Os grupos que têm um maior risco genético de desenvolver a doença são aqueles com histórico familiar próximo — casos em que o avô, o pai, o irmão mais velho, por exemplo, tiveram a neoplasia — e homens negros. Além disso, a obesidade e a idade avançada contribuem para uma maior chance de ter o câncer.
Dentre as entidades que não recomendam os exames para todos, estão o Ministério da Saúde e o INCA. Para os órgãos, homens que não apresentam sintomas e que não fazem parte de grupos de risco não precisam fazer o “rastreamento”, termo utilizado para a realização dos exames em homens sem sintomas do câncer. Em uma nota técnica divulgada no fim de outubro, o INCA afirma que o rastreamento provoca danos à saúde do homem porque nem sempre, em um diagnóstico precoce, seria possível afirmar se o tumor é agressivo ou de crescimento lento, o que levaria ao sobretratamento.
"O sobretratamento é o tratamento de cânceres que não evoluiriam a um ponto ameaçador e pode gerar importante impacto na qualidade de vida dos homens, como as disfunções sexual e urinária", diz a nota, referindo-se a condições que podem ocorrer após a cirurgia do câncer de próstata.

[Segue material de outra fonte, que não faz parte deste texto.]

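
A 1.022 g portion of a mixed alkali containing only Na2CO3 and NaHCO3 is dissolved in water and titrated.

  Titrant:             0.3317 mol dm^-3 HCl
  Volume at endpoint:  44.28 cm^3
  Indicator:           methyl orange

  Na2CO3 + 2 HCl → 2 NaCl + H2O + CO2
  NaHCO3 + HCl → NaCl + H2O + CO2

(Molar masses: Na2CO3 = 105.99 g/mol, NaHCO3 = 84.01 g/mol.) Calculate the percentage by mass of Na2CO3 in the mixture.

35.43 %

n(HCl) = 0.04428 × 0.3317 = 0.01469 mol
Let x = n(Na2CO3), y = n(NaHCO3).
Titrant: 2x + 1y = 0.01469;  mass: 105.99x + 84.01y = 1.022
Solving, x = 3.416 × 10^-3 mol, y = 7.855 × 10^-3 mol
mass of Na2CO3 = 3.416 × 10^-3 × 105.99 = 0.3621 g
% Na2CO3 = 0.3621 / 1.022 × 100 = 35.43 %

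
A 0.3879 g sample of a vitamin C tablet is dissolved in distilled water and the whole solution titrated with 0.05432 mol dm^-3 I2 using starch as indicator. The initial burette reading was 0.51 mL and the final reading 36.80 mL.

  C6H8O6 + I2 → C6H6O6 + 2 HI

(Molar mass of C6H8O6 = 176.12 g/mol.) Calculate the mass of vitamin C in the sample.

0.3472 g

n(I2) = 0.03629 L × 0.05432 mol/L = 1.971 × 10^-3 mol
n(C6H8O6) = 1.971 × 10^-3 mol (1:1 ratio)
mass of C6H8O6 = 1.971 × 10^-3 × 176.12 g/mol = 0.3472 g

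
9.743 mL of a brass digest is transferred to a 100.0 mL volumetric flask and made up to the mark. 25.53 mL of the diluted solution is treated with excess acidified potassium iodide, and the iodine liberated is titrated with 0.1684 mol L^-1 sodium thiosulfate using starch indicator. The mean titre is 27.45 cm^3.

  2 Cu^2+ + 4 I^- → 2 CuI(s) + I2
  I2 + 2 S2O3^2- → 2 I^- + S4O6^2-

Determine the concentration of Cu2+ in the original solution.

1.858 mol/L

n(S2O3^2-) = 0.02745 × 0.1684 = 4.623 × 10^-3 mol
n(I2) = n(S2O3^2-)/2 = 2.311 × 10^-3 mol
From the 2:1 ratio, n(Cu2+) in the aliquot = 2/1 × 2.311 × 10^-3 = 4.623 × 10^-3 mol
[Cu2+]_dilute = 4.623 × 10^-3 / 0.02553 = 0.1811 mol/L
[Cu2+]_original = 0.1811 × 100.0/9.743 = 1.858 mol/L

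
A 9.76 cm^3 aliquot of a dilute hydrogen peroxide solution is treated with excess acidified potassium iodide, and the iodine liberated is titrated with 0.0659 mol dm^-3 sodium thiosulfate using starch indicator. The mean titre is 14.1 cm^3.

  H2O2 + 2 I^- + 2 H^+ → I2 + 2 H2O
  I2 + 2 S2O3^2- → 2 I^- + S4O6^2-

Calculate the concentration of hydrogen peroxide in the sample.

n(S2O3^2-) = 0.0141 × 0.0659 = 9.29 × 10^-4 mol
n(I2) = n(S2O3^2-)/2 = 4.65 × 10^-4 mol
n(H2O2) in the aliquot = 4.65 × 10^-4 mol (1:1 ratio)
[H2O2] = 4.65 × 10^-4 / 0.00976 = 0.0476 mol/L

0.0476 mol/L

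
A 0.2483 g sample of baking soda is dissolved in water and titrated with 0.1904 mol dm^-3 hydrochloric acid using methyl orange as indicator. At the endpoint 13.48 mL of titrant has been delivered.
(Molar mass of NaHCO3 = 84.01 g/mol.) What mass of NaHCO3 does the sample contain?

NaHCO3 + HCl → NaCl + H2O + CO2
n(HCl) = 0.01348 L × 0.1904 mol/L = 2.567 × 10^-3 mol
n(NaHCO3) = 2.567 × 10^-3 mol (1:1 ratio)
mass of NaHCO3 = 2.567 × 10^-3 × 84.01 g/mol = 0.2156 g

0.2156 g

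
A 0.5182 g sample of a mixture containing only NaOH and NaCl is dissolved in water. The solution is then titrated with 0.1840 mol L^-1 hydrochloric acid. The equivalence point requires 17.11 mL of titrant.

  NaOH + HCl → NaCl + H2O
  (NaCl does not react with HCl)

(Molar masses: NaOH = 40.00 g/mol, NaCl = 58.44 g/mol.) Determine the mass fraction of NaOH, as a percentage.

n(HCl) = 0.01711 × 0.1840 = 3.148 × 10^-3 mol
Let x = n(NaOH), y = n(NaCl).
Titrant: 1x = 3.148 × 10^-3;  mass: 40.00x + 58.44y = 0.5182
Solving, x = 3.148 × 10^-3 mol, y = 6.712 × 10^-3 mol
mass of NaOH = 3.148 × 10^-3 × 40.00 = 0.1259 g
% NaOH = 0.1259 / 0.5182 × 100 = 24.30 %

24.30 %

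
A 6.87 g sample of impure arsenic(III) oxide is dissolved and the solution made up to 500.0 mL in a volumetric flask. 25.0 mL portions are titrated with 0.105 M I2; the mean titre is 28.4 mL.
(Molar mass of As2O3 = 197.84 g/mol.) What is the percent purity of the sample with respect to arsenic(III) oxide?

As2O3 + 2 I2 + 2 H2O → As2O5 + 4 HI
n(I2) per titration = 0.0284 × 0.105 = 2.98 × 10^-3 mol
From the 1:2 ratio, n(As2O3) in each aliquot = 1/2 × 2.98 × 10^-3 = 1.49 × 10^-3 mol
n(As2O3) in the whole flask = 1.49 × 10^-3 × 500.0/25.0 = 0.0298 mol
mass of As2O3 = 0.0298 × 197.84 = 5.90 g
% As2O3 = 5.90 / 6.87 × 100 = 85.9 %

85.9 %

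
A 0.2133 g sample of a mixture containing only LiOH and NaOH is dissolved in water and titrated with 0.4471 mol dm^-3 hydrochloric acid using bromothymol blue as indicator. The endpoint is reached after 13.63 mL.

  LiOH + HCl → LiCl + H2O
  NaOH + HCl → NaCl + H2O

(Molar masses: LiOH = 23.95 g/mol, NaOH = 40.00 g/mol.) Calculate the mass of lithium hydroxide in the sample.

n(HCl) = 0.01363 × 0.4471 = 6.094 × 10^-3 mol
Let x = n(LiOH), y = n(NaOH).
Titrant: 1x + 1y = 6.094 × 10^-3;  mass: 23.95x + 40.00y = 0.2133
Solving, x = 1.898 × 10^-3 mol, y = 4.196 × 10^-3 mol
mass of LiOH = 1.898 × 10^-3 × 23.95 = 0.04545 g

0.04545 g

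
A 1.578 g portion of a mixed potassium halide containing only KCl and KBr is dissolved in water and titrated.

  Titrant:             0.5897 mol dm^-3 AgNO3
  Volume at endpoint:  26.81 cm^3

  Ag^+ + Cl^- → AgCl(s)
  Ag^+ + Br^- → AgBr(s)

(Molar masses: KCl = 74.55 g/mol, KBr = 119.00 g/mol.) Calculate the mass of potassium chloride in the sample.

0.5088 g

n(AgNO3) = 0.02681 × 0.5897 = 0.01581 mol
Let x = n(KCl), y = n(KBr).
Titrant: 1x + 1y = 0.01581;  mass: 74.55x + 119.00y = 1.578
Solving, x = 6.825 × 10^-3 mol, y = 8.985 × 10^-3 mol
mass of KCl = 6.825 × 10^-3 × 74.55 = 0.5088 g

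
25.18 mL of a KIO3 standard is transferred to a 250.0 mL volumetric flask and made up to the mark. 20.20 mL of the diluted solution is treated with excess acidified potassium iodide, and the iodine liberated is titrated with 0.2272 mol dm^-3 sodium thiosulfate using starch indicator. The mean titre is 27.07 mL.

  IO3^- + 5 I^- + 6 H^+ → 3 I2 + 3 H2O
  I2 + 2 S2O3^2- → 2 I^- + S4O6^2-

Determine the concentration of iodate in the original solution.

0.5038 mol/L

n(S2O3^2-) = 0.02707 × 0.2272 = 6.150 × 10^-3 mol
n(I2) = n(S2O3^2-)/2 = 3.075 × 10^-3 mol
From the 1:3 ratio, n(IO3^-) in the aliquot = 1/3 × 3.075 × 10^-3 = 1.025 × 10^-3 mol
[IO3^-]_dilute = 1.025 × 10^-3 / 0.02020 = 0.05075 mol/L
[IO3^-]_original = 0.05075 × 250.0/25.18 = 0.5038 mol/L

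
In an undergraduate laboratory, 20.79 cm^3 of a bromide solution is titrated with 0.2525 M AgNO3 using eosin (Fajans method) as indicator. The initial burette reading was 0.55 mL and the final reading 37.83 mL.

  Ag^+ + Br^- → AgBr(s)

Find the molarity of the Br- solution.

n(AgNO3) = 0.03728 L × 0.2525 mol/L = 9.413 × 10^-3 mol
n(Br-) = 9.413 × 10^-3 mol (1:1 mole ratio)
[Br-] = 9.413 × 10^-3 mol / 0.02079 L = 0.4528 mol/L

0.4528 M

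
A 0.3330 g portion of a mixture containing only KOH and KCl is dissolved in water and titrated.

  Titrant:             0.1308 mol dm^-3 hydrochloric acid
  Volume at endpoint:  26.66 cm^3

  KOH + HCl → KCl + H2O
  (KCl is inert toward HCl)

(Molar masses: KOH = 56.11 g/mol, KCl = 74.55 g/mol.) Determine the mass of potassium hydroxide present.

0.1957 g

n(HCl) = 0.02666 × 0.1308 = 3.487 × 10^-3 mol
Let x = n(KOH), y = n(KCl).
Titrant: 1x = 3.487 × 10^-3;  mass: 56.11x + 74.55y = 0.3330
Solving, x = 3.487 × 10^-3 mol, y = 1.842 × 10^-3 mol
mass of KOH = 3.487 × 10^-3 × 56.11 = 0.1957 g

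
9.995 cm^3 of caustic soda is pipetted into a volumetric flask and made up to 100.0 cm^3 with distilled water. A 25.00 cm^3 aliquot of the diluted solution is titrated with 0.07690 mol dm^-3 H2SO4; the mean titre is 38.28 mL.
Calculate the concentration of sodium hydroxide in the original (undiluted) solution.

2 NaOH + H2SO4 → Na2SO4 + 2 H2O
n(H2SO4) = 0.03828 × 0.07690 = 2.944 × 10^-3 mol
From the 2:1 ratio, n(NaOH) in the aliquot = 2/1 × 2.944 × 10^-3 = 5.887 × 10^-3 mol
[NaOH]_dilute = 5.887 × 10^-3 / 0.02500 = 0.2355 mol/L
Dilution factor = 100.0 / 9.995 = 10.01
[NaOH]_stock = 0.2355 × 10.01 = 2.356 mol/L

2.356 mol/L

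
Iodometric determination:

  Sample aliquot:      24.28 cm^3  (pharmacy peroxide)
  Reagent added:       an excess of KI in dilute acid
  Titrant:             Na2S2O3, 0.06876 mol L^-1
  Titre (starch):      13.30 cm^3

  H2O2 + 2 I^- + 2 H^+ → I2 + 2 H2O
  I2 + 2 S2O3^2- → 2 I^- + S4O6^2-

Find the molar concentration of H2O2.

0.01883 mol/L

n(S2O3^2-) = 0.01330 × 0.06876 = 9.145 × 10^-4 mol
n(I2) = n(S2O3^2-)/2 = 4.573 × 10^-4 mol
n(H2O2) in the aliquot = 4.573 × 10^-4 mol (1:1 ratio)
[H2O2] = 4.573 × 10^-4 / 0.02428 = 0.01883 mol/L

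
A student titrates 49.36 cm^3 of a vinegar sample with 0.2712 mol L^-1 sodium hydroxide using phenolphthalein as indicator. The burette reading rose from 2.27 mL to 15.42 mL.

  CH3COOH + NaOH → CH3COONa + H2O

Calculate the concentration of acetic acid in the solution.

n(NaOH) = 0.01315 L × 0.2712 mol/L = 3.566 × 10^-3 mol
n(CH3COOH) = 3.566 × 10^-3 mol (1:1 mole ratio)
[CH3COOH] = 3.566 × 10^-3 mol / 0.04936 L = 0.07225 mol/L

0.07225 mol/L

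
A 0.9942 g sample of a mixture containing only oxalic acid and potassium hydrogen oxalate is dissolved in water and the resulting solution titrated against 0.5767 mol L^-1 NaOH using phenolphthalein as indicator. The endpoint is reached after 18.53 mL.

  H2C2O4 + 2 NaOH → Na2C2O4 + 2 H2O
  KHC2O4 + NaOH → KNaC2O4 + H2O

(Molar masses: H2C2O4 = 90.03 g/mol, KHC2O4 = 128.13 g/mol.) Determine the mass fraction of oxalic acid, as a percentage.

n(NaOH) = 0.01853 × 0.5767 = 0.01069 mol
Let x = n(H2C2O4), y = n(KHC2O4).
Titrant: 2x + 1y = 0.01069;  mass: 90.03x + 128.13y = 0.9942
Solving, x = 2.256 × 10^-3 mol, y = 6.174 × 10^-3 mol
mass of H2C2O4 = 2.256 × 10^-3 × 90.03 = 0.2031 g
% H2C2O4 = 0.2031 / 0.9942 × 100 = 20.43 %

20.43 %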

Em contraste, a Sociedade Brasileira de Urologia (SBU), entre outras sociedades médicas, defende o rastreamento como essencial para diagnosticar tumores em estágios iniciais, muitas vezes assintomáticos. Após a divulgação da posição do Ministério, a SBU emitiu uma nota técnica onde afirmou que ferramentas modernas têm contribuído para a seleção mais precisa de pacientes que se beneficiarão do tratamento. Muitos deles podem ser monitorados por meio da "vigilância ativa", passando apenas por exames periódicos, enquanto a cirurgia pode ser dispensada ou adiada. Por outro lado, identificar um câncer avançado reduz significativamente as chances de cura, além de demandar tratamentos mais complexos e com mais efeitos colaterais.
“Para os grupos de risco, aconselhamos que ele converse com um médico a partir de 45 anos e tome uma decisão compartilhada em relação aos exames de rastreamento. Para os homens que não são de grupos de risco, a Sociedade Brasileira de Urologia (SBU) aconselha que essa conversa também seja feita, mas a partir dos 50 anos. A decisão compartilhada é importante, precisamos estimular esse diálogo entre o homem e o médico”, explica Alfredo Felix Canalini, médico urologista e presidente da SBU, em entrevista para O Globo.